I can’t think of a way to detect the nonlinearity of directional derivative by probing f with curves. Apparently, it has to be imposed artificially.

Differentiability, take 2: f is differentiable at a\in\mathbb R^n if and only if there exists a linear map T such that (f\circ \gamma)'(0)=T\gamma'(0) for every map \gamma\colon \mathbb R\to \mathbb R^n such that \gamma(0)=a and \gamma'(0) exists.

Note that the only viable candidate for T is given by partial derivatives, and those are computed along lines. Thus, we are able determine the first-order differentiability of f using only the tools of single-variable calculus.

Proof goes along the same lines as for continuity, with extra care taken in forming \gamma.

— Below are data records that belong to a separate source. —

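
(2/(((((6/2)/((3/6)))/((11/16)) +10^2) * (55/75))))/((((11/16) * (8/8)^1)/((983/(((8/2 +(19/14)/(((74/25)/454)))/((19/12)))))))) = 96746860/361451233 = 0.27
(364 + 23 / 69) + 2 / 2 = 365.33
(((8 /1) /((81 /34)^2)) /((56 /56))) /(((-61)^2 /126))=129472 /2712609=0.05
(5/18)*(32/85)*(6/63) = 32/3213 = 0.01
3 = 3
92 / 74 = 46 / 37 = 1.24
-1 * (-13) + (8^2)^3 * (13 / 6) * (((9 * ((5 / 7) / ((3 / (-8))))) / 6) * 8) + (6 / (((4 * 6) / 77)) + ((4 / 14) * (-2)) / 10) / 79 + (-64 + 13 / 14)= -430756674109 / 33180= -12982419.35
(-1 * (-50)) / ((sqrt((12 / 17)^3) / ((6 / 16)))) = 425 * sqrt(51) / 96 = 31.62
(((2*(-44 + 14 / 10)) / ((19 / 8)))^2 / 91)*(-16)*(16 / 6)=-495550464 / 821275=-603.39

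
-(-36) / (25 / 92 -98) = -368 / 999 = -0.37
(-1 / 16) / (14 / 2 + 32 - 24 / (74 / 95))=-37 / 4848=-0.01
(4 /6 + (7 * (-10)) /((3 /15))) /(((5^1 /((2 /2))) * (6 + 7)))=-1048 /195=-5.37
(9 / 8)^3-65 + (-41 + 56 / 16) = -51751 / 512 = -101.08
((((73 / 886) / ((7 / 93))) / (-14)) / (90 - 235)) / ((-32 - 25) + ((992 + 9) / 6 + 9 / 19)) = 386973 / 79160002250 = 0.00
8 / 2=4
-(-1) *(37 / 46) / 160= 37 / 7360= 0.01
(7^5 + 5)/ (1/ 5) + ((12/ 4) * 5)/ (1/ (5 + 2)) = 84165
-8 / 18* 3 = -4 / 3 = -1.33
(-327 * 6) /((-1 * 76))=981 /38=25.82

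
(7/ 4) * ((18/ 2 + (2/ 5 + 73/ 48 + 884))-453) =742427/ 960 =773.36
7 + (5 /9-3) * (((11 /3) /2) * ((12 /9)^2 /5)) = 6569 /1215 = 5.41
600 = 600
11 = 11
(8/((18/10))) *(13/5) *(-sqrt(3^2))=-104/3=-34.67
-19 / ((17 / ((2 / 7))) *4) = -19 / 238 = -0.08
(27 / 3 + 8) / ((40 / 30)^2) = 153 / 16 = 9.56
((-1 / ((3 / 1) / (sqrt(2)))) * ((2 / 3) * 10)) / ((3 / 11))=-220 * sqrt(2) / 27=-11.52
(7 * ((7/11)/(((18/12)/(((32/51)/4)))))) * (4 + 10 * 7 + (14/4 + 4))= 63896/1683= 37.97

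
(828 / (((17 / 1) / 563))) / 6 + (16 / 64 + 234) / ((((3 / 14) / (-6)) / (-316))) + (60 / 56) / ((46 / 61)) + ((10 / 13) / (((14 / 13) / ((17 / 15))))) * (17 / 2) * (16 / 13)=886916539085 / 426972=2077224.12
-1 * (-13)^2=-169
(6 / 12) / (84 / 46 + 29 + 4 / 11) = 253 / 15782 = 0.02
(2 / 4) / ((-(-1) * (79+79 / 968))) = 484 / 76551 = 0.01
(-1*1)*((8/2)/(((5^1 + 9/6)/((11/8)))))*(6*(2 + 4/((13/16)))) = -5940/169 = -35.15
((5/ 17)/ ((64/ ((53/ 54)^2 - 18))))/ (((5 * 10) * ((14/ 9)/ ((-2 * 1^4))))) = 7097/ 3525120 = 0.00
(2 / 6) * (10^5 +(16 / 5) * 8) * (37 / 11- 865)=-4740213184 / 165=-28728564.75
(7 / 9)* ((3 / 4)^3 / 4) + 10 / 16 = 181 / 256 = 0.71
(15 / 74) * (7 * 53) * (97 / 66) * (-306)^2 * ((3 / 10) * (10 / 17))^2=322291.44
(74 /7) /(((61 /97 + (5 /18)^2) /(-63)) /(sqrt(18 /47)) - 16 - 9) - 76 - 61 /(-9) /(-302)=-9163621153111585053277 /119871609015265489134 + 1393317072216*sqrt(94) /44102873074049113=-76.44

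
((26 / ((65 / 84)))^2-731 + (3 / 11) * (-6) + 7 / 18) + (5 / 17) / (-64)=1068255113 / 2692800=396.71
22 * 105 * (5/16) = 721.88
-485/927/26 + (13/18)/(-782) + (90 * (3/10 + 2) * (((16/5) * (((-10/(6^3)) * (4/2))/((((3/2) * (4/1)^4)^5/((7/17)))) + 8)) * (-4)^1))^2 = 61255017053136129257982830124172617390533/136333021814603008752665965363200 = 449304330.22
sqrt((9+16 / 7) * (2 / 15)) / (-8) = -sqrt(16590) / 840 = -0.15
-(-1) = 1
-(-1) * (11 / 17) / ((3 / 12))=44 / 17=2.59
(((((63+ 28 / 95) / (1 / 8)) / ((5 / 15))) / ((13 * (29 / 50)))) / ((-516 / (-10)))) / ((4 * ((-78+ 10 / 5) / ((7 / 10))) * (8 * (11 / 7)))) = -1473185 / 2059964192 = -0.00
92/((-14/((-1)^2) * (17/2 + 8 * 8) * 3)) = -92/3045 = -0.03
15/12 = 5/4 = 1.25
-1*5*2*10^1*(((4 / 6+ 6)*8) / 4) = -4000 / 3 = -1333.33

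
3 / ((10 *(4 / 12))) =9 / 10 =0.90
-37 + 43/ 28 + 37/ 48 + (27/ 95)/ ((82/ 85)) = -9003691/ 261744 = -34.40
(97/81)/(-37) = -97/2997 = -0.03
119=119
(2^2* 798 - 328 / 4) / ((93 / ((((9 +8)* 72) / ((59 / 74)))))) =51337.96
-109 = -109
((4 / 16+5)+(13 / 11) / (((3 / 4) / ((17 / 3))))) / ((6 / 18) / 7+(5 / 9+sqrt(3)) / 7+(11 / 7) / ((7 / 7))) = 4205635 / 493064 - 353745*sqrt(3) / 493064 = 7.29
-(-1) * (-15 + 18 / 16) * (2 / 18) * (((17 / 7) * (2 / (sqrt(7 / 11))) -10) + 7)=37 / 8 -629 * sqrt(77) / 588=-4.76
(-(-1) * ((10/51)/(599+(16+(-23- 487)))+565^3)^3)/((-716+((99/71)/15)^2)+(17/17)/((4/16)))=-908366582964178650766480404679229536325/110230008632135721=-8240646936676003488490.66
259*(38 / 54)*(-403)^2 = 799214689 / 27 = 29600544.04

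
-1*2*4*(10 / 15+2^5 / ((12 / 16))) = -1040 / 3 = -346.67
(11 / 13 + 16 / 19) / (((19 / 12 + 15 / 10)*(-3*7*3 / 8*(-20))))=1112 / 319865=0.00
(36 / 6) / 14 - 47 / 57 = -158 / 399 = -0.40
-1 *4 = -4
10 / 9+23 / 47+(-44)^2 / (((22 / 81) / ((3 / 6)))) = 1508249 / 423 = 3565.60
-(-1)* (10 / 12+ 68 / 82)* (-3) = -409 / 82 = -4.99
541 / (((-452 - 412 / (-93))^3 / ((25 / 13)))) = -10878928425 / 937507586842112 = -0.00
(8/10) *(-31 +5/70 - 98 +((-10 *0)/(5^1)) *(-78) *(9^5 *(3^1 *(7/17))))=-103.14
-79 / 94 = -0.84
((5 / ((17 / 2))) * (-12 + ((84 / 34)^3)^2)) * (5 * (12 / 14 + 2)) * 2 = 10398761832000 / 2872370711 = 3620.27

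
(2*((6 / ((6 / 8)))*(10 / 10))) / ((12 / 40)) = 160 / 3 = 53.33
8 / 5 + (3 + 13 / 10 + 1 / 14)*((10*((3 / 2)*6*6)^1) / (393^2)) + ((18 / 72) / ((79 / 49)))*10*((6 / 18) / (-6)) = 1.53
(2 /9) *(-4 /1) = -0.89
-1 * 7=-7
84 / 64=21 / 16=1.31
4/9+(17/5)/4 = 233/180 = 1.29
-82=-82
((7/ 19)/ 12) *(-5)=-35/ 228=-0.15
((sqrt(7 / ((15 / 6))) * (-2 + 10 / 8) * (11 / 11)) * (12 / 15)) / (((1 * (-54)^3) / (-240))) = -2 * sqrt(70) / 10935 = -0.00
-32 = -32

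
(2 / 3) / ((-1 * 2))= -1 / 3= -0.33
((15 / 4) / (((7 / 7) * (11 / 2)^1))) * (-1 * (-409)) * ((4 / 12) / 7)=2045 / 154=13.28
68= 68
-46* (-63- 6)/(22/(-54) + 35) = 42849/467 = 91.75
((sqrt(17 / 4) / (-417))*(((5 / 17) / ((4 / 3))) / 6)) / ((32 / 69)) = -115*sqrt(17) / 1209856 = -0.00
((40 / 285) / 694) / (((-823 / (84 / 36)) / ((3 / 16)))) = -7 / 65112468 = -0.00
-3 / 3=-1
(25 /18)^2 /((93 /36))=625 /837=0.75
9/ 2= 4.50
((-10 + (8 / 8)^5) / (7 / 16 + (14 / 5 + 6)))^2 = 518400 / 546121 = 0.95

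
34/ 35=0.97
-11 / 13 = -0.85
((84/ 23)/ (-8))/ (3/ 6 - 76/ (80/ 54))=105/ 11684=0.01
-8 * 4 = -32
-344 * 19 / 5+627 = -680.20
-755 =-755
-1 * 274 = -274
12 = 12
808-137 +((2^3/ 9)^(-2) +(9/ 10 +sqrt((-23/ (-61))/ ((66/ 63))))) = sqrt(648186)/ 1342 +215413/ 320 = 673.77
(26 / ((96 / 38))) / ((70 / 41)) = 10127 / 1680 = 6.03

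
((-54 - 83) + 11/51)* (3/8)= -872/17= -51.29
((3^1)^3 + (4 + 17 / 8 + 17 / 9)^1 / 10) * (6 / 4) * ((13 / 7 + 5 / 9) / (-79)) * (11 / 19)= -220187 / 298620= -0.74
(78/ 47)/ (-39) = -0.04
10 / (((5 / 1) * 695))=0.00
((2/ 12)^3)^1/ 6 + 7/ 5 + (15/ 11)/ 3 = 132247/ 71280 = 1.86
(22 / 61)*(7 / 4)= 77 / 122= 0.63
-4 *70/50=-28/5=-5.60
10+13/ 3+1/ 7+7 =451/ 21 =21.48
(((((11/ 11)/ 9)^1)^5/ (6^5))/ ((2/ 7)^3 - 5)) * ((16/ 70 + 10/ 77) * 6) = -1127/ 1197464118840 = -0.00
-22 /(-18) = 11 /9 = 1.22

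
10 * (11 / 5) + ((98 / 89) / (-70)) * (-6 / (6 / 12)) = 9874 / 445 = 22.19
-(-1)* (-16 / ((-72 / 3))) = 2 / 3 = 0.67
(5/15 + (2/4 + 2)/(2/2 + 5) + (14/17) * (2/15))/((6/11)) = 9647/6120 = 1.58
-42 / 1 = -42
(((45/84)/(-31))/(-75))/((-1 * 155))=-1/672700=-0.00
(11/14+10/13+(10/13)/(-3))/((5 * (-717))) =-709/1957410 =-0.00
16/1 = 16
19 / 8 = 2.38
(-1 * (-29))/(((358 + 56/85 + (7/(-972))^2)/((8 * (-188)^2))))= 658499029125120/28802689189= 22862.41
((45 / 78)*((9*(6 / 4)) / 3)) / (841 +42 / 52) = 135 / 43774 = 0.00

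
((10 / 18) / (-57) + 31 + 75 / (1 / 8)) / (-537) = -323698 / 275481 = -1.18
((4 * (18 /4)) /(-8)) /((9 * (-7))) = 1 /28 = 0.04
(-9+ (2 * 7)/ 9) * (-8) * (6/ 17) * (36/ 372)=1072/ 527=2.03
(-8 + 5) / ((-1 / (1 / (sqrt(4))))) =3 / 2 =1.50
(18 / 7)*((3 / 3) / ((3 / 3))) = 18 / 7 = 2.57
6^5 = 7776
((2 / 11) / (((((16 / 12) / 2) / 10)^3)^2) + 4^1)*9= 18639240.55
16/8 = 2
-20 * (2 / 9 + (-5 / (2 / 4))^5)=17999960 / 9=1999995.56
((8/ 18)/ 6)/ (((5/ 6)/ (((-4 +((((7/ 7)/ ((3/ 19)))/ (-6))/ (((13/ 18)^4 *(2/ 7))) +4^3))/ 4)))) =441944/ 428415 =1.03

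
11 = 11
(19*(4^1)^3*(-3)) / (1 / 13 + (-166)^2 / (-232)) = 916864 / 29833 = 30.73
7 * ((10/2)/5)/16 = 7/16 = 0.44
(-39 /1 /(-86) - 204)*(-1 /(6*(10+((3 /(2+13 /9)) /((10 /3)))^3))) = 43457621250 /12832981963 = 3.39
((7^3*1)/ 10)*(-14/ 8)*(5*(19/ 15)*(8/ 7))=-6517/ 15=-434.47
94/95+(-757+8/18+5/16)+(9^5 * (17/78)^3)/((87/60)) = -290804569397/871593840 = -333.65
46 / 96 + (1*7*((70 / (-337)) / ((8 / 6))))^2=1.67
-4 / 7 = -0.57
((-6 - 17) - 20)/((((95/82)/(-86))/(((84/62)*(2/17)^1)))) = 25471824/50065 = 508.78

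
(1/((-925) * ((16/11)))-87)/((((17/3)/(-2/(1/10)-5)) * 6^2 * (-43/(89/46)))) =-114597379/238879104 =-0.48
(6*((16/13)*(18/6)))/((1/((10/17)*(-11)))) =-31680/221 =-143.35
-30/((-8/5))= 75/4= 18.75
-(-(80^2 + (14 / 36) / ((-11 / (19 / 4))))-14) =5079755 / 792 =6413.83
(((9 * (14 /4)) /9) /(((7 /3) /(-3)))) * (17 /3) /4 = -51 /8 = -6.38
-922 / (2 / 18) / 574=-4149 / 287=-14.46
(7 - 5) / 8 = 1 / 4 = 0.25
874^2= 763876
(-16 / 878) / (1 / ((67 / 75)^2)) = -35912 / 2469375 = -0.01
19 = 19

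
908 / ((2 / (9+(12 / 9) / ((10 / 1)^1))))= 62198 / 15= 4146.53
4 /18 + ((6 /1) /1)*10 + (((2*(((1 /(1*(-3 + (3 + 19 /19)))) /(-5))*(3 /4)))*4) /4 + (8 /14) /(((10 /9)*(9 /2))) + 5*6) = 56723 /630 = 90.04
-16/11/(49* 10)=-8/2695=-0.00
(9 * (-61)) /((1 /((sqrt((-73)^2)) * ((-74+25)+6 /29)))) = 56708955 /29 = 1955481.21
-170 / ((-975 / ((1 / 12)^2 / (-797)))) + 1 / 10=1118971 / 11189880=0.10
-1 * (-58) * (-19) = -1102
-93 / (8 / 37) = -3441 / 8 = -430.12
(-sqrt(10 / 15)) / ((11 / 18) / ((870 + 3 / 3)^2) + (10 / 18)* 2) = -4551846* sqrt(6) / 15172831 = -0.73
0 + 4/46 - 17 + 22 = 117/23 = 5.09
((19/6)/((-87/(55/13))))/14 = -0.01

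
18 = 18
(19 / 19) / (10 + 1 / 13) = 13 / 131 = 0.10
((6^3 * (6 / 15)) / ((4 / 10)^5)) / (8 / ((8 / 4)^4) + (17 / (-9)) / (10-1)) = 1366875 / 47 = 29082.45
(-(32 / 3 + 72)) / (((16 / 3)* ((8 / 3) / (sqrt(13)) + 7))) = -25389 / 11338 + 372* sqrt(13) / 5669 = -2.00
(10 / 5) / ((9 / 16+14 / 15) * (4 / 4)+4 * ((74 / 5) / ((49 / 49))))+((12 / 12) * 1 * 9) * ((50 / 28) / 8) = 475905 / 233072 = 2.04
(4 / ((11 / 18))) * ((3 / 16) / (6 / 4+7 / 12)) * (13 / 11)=2106 / 3025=0.70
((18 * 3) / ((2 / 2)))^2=2916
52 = 52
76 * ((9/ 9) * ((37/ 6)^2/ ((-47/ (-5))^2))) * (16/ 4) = 2601100/ 19881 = 130.83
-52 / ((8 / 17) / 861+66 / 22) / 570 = -126854 / 4172305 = -0.03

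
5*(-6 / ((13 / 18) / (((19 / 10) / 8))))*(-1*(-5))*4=-2565 / 13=-197.31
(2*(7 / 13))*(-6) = -84 / 13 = -6.46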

  1. We may assume that T=0 by subtracting Tx from our function. Also assume a=0.
  2. Suppose f is not differentiable at 0. Pick a sequence v_k\to 0 such that |f(v_k)|\ge \epsilon |v_k| for all k.
  3. Passing to a subsequence, make sure that v_k/|v_k| tends to a unit vector v, and also that |v_{k+1}|\le 2^{-k}|v_k|.
  4. Connect the points v_k by line segments. Parametrize this piecewise-linear curve by arc length.
  5. The distance from v_{k+1} and v_k is bounded by |v_{k+1}|+|v_k|\le (1+2^{-k})|v_k|, the triangle inequality. Hence, the total length between 0 and v_k does not exceed \sum_{m\ge k}(1+2^{-m})|v_m| \le (1+c_k)|v_k|, where c_k\to 0 as k\to \infty.
  6. By 3, 4, and 5 the constructed curve \gamma has a one-sided derivative when it reaches 0. Shift the parameter so that \gamma(0)=0. Extend \gamma linearly to get two-sided derivative at 0.
  7. By assumption, |f(\gamma (t))|/|t|\to 0 as t\to 0. This contradicts 2 and 5.

Can one go further and detect the second order differentiability by probing f with paths? But the second derivative is not a pointwise asymptotic condition: it requires the first derivative to exist in a neighborhood. The pointwise second derivative might be possible to detect, but I’m not sure… and it’s getting late.